The ABA recently sold an office building in Washington, D.C., that it had owned since 1994. The sale, which closed on Dec. 16, means the association will lease space at another location in central Washington.

ABA officials say the transaction will produce financial benefits for the association, as well as open the way for a move to space that will be more suitable to the needs of some 240 staff members and more friendly to members coming to Washington on association business.

“We have been fortunate to sell the building at the top of the real estate market in Washington, D.C.,” ABA President Wm. T. (Bill) Robinson III told the ABA Journal a few days after the closing. And while the building was a historic structure located just a block from the White House, it also “was a labyrinth of office space that was inefficient,” said Robinson, the member in charge of the Florence, Ky., office of Frost Brown Todd.

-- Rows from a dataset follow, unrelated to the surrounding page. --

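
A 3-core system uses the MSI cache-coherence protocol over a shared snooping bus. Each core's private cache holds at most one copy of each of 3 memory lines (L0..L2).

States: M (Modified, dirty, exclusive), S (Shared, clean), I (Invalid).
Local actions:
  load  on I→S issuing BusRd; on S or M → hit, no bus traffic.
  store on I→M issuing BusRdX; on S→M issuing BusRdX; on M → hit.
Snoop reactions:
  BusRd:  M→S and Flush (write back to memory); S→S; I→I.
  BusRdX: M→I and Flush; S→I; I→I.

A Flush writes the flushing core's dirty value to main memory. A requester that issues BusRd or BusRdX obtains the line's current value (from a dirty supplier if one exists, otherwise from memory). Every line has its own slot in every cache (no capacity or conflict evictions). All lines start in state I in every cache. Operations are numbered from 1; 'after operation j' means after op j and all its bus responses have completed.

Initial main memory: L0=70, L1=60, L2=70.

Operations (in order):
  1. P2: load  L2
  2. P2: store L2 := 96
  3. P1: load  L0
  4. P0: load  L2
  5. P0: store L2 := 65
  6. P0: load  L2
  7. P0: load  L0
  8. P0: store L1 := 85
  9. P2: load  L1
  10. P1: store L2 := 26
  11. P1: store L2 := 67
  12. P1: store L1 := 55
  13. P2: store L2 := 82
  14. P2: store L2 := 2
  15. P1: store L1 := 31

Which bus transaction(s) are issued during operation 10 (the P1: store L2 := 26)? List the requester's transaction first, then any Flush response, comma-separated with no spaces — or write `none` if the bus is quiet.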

The ABA sold its building at 740 15th St. N.W. to JBC Funds 740 LLC, a subsidiary of the John Buck Co. in D.C. “We look forward to renovating this architectural landmark and reintroducing it to the market as a classic masterpiece with state-of-the-art modern features,” says John A. Buck II, JBC’s chairman and CEO.

The sale price was just over $69 million. The association will earn “a fair amount” from the sale, says ABA Executive Director Jack L. Rives. The net profits will be used to help offset rental costs in Washington, in accordance with a resolution adopted by the Board of Governors before the sale.

A CHANGING LANDSCAPE

The ABA’s purchase of the building 17 years ago “turned out to be a very good investment,” says Rives, but selling it makes sense, too. The Washington staff was never big enough to occupy the entire building, and the ABA leased more than half of the space to other tenants. When a major tenant announced it would leave the building by the end of 2011, and with other leases scheduled to run out by 2014, there was a good opportunity to assess the association’s office needs in Washington.

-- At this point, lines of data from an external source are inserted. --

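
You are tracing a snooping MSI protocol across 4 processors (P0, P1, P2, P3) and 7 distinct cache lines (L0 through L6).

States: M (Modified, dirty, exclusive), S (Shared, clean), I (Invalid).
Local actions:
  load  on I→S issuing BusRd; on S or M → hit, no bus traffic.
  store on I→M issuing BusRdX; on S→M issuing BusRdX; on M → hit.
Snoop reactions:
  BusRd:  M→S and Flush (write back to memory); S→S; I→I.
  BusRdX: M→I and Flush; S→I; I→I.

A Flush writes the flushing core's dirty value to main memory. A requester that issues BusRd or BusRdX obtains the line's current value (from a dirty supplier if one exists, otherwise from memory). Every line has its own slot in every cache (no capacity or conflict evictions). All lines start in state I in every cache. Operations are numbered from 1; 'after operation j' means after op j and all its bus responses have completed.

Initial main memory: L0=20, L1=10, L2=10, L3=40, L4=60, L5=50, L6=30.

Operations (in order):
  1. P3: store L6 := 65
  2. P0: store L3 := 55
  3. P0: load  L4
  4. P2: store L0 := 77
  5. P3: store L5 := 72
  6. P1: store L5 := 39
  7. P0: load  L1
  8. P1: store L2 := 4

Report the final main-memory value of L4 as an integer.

memory[L4] = 60

1. P3: store L6 := 65  bus=[BusRdX]  L6: P0=I P1=I P2=I P3=M  mem[L6]=30
2. P0: store L3 := 55  bus=[BusRdX]  L3: P0=M P1=I P2=I P3=I  mem[L3]=40
3. P0: load  L4  bus=[BusRd]  L4: P0=S P1=I P2=I P3=I  mem[L4]=60
4. P2: store L0 := 77  bus=[BusRdX]  L0: P0=I P1=I P2=M P3=I  mem[L0]=20
5. P3: store L5 := 72  bus=[BusRdX]  L5: P0=I P1=I P2=I P3=M  mem[L5]=50
6. P1: store L5 := 39  bus=[BusRdX,Flush]  L5: P0=I P1=M P2=I P3=I  mem[L5]=72
7. P0: load  L1  bus=[BusRd]  L1: P0=S P1=I P2=I P3=I  mem[L1]=10
8. P1: store L2 := 4  bus=[BusRdX]  L2: P0=I P1=M P2=I P3=I  mem[L2]=10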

“To get the right location in Washington and to avoid getting back into the ‘landlord business,’ it makes sense to rent at this time,” says Rives.

The ABA also leases space for its headquarters in downtown Chicago. In June, the association agreed to extend its lease for 201,000 square feet of office and meeting space at 321 N. Clark St., just north of the Chicago River, through June 30, 2024. Some 670 staff members work out of the Chicago office.

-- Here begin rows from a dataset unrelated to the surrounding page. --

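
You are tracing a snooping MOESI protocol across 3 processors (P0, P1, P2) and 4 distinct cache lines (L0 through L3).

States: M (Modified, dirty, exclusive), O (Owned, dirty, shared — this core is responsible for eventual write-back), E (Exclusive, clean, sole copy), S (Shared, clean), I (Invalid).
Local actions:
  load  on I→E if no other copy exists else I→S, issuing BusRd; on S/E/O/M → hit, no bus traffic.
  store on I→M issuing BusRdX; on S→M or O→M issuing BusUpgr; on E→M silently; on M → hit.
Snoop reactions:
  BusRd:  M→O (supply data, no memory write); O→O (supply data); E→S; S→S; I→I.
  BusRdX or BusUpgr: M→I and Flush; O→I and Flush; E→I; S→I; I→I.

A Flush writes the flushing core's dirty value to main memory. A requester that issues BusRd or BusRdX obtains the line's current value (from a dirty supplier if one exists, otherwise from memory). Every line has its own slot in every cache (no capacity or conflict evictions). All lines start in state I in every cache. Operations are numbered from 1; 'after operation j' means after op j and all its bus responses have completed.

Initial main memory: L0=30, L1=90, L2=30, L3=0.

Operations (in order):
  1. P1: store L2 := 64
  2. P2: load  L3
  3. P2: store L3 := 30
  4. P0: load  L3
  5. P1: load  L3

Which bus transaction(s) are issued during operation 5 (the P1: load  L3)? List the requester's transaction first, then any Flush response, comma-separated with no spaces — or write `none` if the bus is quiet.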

Studley, an international commercial real estate services firm headquartered in New York City, has assisted the ABA on its lease negotiations and the sale of the Washington building.

As 2011 came to an end, the association had not yet announced what its new address in Washington would be, but Rives said then that a lease was being negotiated for space about five blocks from the building on 15th Street. The ABA is seeking to rent about 60,000 square feet of space that would be located on one floor.

The sale agreement on the current building includes a lease-back agreement that will allow the ABA to occupy its offices through August 2013, if necessary, although the plan is to be in the new location earlier that year, Rives says.

It’s not too early to start planning for the move, says James W. Swanson, senior director of the Washington office. Among other things, he says, the move will be a good opportunity to digitize a lot of paper files.

Leaving also will trigger some mixed emotions, says Swanson. The current location “is not a great building in terms of the synergy of working together on the same floor,” he says. Staff offices were spread out over seven floors, and even regular visitors sometimes had trouble finding their way around.

Nevertheless, he says, “there might be an emotional tug as we walk out the door. After nearly 20 years, you become emotionally attached to a place.”